Englisches Understatement

Elysia, ein Unternehmen aus der Agrarwirtschaft, lobt einen Literaturpreis aus, um sein Image aufzupolieren. Dazu wird ein Gremium gebildet unter der Leitung des Hinterbänklers Malcolm Craig im britischen Unterhauses, der zufälligerweise im Vorstand von Elysia sitzt. Auf seine Frage, warum den auch Autoren aus dem Commonwealth berücksichtigt werden sollen, obwohl der Commonwealth ein geistloses und unzusammenhängendes Gebilde sei, bekommt er zur Antwort: „Die Königin hat ihre Freunde daran, und das ist Grund genug, an der Sache festzuhalten.“ Mehr englisches Understatement geht kaum. Die Mitglieder setzen sich aus einer Literaturprofessorin, einem Schauspieler, einer Journalistin und einer Thriller-Autorin zusammen. Jeder dieser Teilnehmer hat einen Haufen eigener Probleme und jeweils andere Vorstellungen von guter Literatur. Und wollen ihre eigenen Favoriten durchsetzen. Um eine demokratische Mehrheit zu erzielen, ist das Bilden von Allianzen notwendig. Dabei bietet die Auswahl der für die Long- bzw. Short-list des Preises eine große Bandbreite an: Von der sozialen Milieustudie eines Junkies (Titel: „Was guckstu?„), über den ernsten psychologischen Stück Literatur (Der gefrorene Wildbach) bis hin zum shakespear’schen Historienroman (Die ganze Welt ist eine Bühne) ist alles vertreten. Ad absurdum wird das Auswahlprocedere geführt, als es ein Kochbuch auf die Longlist schafft. St Aubyn stellt in kurzen Passagen jeweils die Bücher vor, in denen er wunderbar die einzelnen Genres aufs Beste karikiert. Zum Beispiel bei „Wasguckstu?“ heißt es: „Yes!“ sagte Death Boy, das Gesicht verzerrt in einer Art lieblichen Hass. „Yes!“ Hab sie, ich hab sie getroffen, verdammte Scheiße, ich hab die Scheißvene getroffen.“ 

Inspiration durch Promiskuität

Doch was wäre eine Preisvergabe ohne die Autoren: Im Vordergrund steht eine attraktive Literatin Katherine Burns, die ein sehr promiskuitives Leben führt. Aktuell mit drei Männern aus dem Buchumfeld: ihrem Lektor, dem Schreiber von Der gefrorene Wildbach und einem französischen Literaturagenten, der unentwegt philosophiert. („Rom wurde nicht an einem Tag dekonstruiert.“) Begründet wird ihr Treiben mit einer Auszeit: Ihrem ständigen Gedankenstrom wird nur dann Einhalt geboten, wenn sie Sex hat – das sei entspannend. St Aubyn zieht für seine Satire sehr viele Klischees der Buchbranche durch den Kakao und zurück. Gerade die Figuren sind schokoladig süß. Am Ende des Buches fragte ich mich schon: Wird der Nobelpreis für Literatur auch so vergeben? Wenn nicht, wäre es mal an der Zeit!
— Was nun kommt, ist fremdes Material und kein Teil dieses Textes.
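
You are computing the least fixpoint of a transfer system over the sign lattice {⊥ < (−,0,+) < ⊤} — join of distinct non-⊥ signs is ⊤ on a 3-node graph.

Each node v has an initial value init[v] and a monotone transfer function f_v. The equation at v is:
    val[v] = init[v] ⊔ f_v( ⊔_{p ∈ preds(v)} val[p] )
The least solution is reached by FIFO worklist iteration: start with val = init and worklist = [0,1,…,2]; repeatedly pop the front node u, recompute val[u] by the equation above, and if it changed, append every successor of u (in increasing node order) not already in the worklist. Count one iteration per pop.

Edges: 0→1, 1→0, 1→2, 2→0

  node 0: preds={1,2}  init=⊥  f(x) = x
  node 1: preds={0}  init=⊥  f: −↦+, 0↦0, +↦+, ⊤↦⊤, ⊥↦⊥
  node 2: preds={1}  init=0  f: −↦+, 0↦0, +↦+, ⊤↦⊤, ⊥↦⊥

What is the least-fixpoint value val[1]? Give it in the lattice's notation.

Worklist (4 pops):
  #1 pop 0: in=0 → 0 (was ⊥); enqueue []
  #2 pop 1: in=0 → 0 (was ⊥); enqueue [0]
  #3 pop 2: in=0 → 0 (no change)
  #4 pop 0: in=0 → 0 (no change)

Fixpoint:
  val[0] = 0
  val[1] = 0
  val[2] = 0

0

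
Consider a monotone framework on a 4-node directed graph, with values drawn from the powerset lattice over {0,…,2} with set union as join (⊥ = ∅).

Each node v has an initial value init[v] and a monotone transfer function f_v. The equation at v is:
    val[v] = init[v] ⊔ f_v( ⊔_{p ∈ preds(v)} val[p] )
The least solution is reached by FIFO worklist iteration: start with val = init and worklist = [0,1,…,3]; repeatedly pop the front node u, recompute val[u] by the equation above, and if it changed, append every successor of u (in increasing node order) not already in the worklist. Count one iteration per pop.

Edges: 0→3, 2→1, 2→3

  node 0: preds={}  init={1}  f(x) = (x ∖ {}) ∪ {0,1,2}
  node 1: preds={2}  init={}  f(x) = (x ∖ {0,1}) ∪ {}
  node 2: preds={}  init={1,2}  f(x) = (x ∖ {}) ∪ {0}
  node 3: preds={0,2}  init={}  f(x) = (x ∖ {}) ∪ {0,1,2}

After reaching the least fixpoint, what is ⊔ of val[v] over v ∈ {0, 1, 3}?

{0,1,2}

Iteration log — 5 steps:
  step 1. node 0  ⊔preds={}  new={0,1,2}  old={1}  +wl: 
  step 2. node 1  ⊔preds={1,2}  new={2}  old={}  +wl: 
  step 3. node 2  ⊔preds={}  new={0,1,2}  old={1,2}  +wl: 1
  step 4. node 3  ⊔preds={0,1,2}  new={0,1,2}  old={}  +wl: 
  step 5. node 1  ⊔preds={0,1,2}  new={2}  stable

Least fixpoint reached:
  node 0: {0,1,2}
  node 1: {2}
  node 2: {0,1,2}
  node 3: {0,1,2}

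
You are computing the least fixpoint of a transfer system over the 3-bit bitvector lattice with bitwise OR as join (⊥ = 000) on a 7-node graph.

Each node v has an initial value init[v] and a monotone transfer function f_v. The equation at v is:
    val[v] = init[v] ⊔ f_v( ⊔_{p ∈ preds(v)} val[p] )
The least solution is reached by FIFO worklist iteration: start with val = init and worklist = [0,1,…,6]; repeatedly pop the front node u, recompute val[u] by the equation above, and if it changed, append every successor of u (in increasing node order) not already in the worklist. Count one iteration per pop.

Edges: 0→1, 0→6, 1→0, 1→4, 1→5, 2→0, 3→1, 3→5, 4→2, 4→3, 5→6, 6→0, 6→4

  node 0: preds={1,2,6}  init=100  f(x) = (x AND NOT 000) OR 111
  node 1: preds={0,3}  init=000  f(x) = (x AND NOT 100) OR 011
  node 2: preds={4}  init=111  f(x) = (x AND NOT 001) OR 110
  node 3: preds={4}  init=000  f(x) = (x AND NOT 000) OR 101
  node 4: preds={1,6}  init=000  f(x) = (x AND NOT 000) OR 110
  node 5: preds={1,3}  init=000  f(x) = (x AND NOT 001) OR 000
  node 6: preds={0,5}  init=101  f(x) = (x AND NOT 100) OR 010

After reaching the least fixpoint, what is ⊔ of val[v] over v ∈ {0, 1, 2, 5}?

Trace (14 dequeues):
  [1] u=0 | in 111 | out 111 | prev 100 | push {}
  [2] u=1 | in 111 | out 011 | prev 000 | push {0}
  [3] u=2 | in 000 | out 111 | ==
  [4] u=3 | in 000 | out 101 | prev 000 | push {1}
  [5] u=4 | in 111 | out 111 | prev 000 | push {2,3}
  [6] u=5 | in 111 | out 110 | prev 000 | push {}
  [7] u=6 | in 111 | out 111 | prev 101 | push {4}
  [8] u=0 | in 111 | out 111 | ==
  [9] u=1 | in 111 | out 011 | ==
  [10] u=2 | in 111 | out 111 | ==
  [11] u=3 | in 111 | out 111 | prev 101 | push {1,5}
  [12] u=4 | in 111 | out 111 | ==
  [13] u=1 | in 111 | out 011 | ==
  [14] u=5 | in 111 | out 110 | ==

Converged values:
  [0] 111
  [1] 011
  [2] 111
  [3] 111
  [4] 111
  [5] 110
  [6] 111

111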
Fazit: St Aubyn schreibt unterhaltsam und locker – ein nettes Buch für Zwischendurch. Der satirische Blick auf den Literaturbetrieb war sehr amüsant, in dem längst nicht alles glänzt, was gelesen wird. Auf meine Longlist für dieses Jahr ist das Buch gekommen, jedoch ist es nicht der Beste Roman des Jahres. 4 von 5 Sternen.